G_{ij} \leftarrow \frac{G_{ij}}{\overline{\lambda_j - \lambda_i}} \quad (i \neq j), \qquad G_{ii} = \bar{\lambda}_i.

Step 3: Conjugation back to the input basis

\bar{A} = V^{-\dagger} G V^\dagger.

For real A, the final cotangent is projected back to the real domain:

\bar{A} \leftarrow \operatorname{Re}(\bar{A}).

Gauge invariance check

Eigenvectors are only defined up to per-column complex phase. The loss must be invariant under V \mapsto V \operatorname{diag}(e^{i\phi_k}), which implies

\operatorname{Im}(\operatorname{diag}(V^\dagger \bar{V})) = 0.

Losses that violate this condition are ill-defined for derivatives through the eigenvector phase gauge.

Relationship to the Hermitian Case

When A is Hermitian, V is unitary, V^{-1} = V^\dagger, and eigenvalues are real. The formulas simplify to the structured rule documented in eigen.md.

Verification

Forward reconstruction

A V \approx V \operatorname{diag}(\lambda).

Backward checks

  • eigenvalues only: scalar losses of \lambda
  • eigenvectors only: scalar losses of a normalized column of V
  • mixed losses: compare JVP/VJP against finite differences away from repeated eigenvalues

References

  1. M. B. Giles, “An extended collection of matrix derivative results for forward and reverse mode AD,” 2008.
  2. C. Boeddeker et al., “On the Computation of Complex-valued Gradients,” 2019.

DB Families

### values_vectors_abs

The DB publishes the eigenvalues together with vectors.abs() to remove the column-wise phase ambiguity of raw eigenvectors.

### eigvals/identity

The eigenvalue-only family reuses the diagonal part of the same differential.

Complex Oracle Strategy

Phase ambiguity resolution

The values_vectors_abs observable publishes eigenvalues together with abs(eigenvectors). Raw eigenvectors are defined only up to per-column complex phase V \mapsto V \operatorname{diag}(e^{i\phi_k}). Taking the element-wise absolute value collapses this gauge freedom into a well-defined observable whose AD is unambiguous.

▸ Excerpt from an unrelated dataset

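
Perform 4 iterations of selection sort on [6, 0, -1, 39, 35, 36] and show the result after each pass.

Pass 1: Select minimum -1 at index 2, swap -> [-1, 0, 6, 39, 35, 36]
Pass 2: Select minimum 0 at index 1, swap -> [-1, 0, 6, 39, 35, 36]
Pass 3: Select minimum 6 at index 2, swap -> [-1, 0, 6, 39, 35, 36]
Pass 4: Select minimum 35 at index 4, swap -> [-1, 0, 6, 35, 39, 36]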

Real-to-complex output handling

For real input matrices (A \in \mathbb{R}^{N \times N}), PyTorch’s linalg.eig returns complex-valued eigenvalues and eigenvectors. The forward rule operates in the complex domain; the reverse rule projects the cotangent back to the real domain via \bar{A} \leftarrow \operatorname{Re}(\bar{A}) (handle_r_to_c). The oracle DB includes float32 and float64 cases that exercise this path.

Complex-input coverage

The oracle DB includes complex64 and complex128 input cases. For complex inputs the full complex formula applies: the normalization correction uses \operatorname{Re}(V^\dagger \dot{V}_{\mathrm{raw}}), the reverse rule uses V^{-\dagger} G V^\dagger, and the gauge invariance check verifies \operatorname{Im}(\operatorname{diag}(V^\dagger \bar{V})) = 0.

Future considerations

If downstream tenferro-rs requires a different observable representation (sorted eigenvalues, a different gauge-fixing convention, or separate real/imaginary parts), a new DB family can be added alongside values_vectors_abs without breaking the existing contract.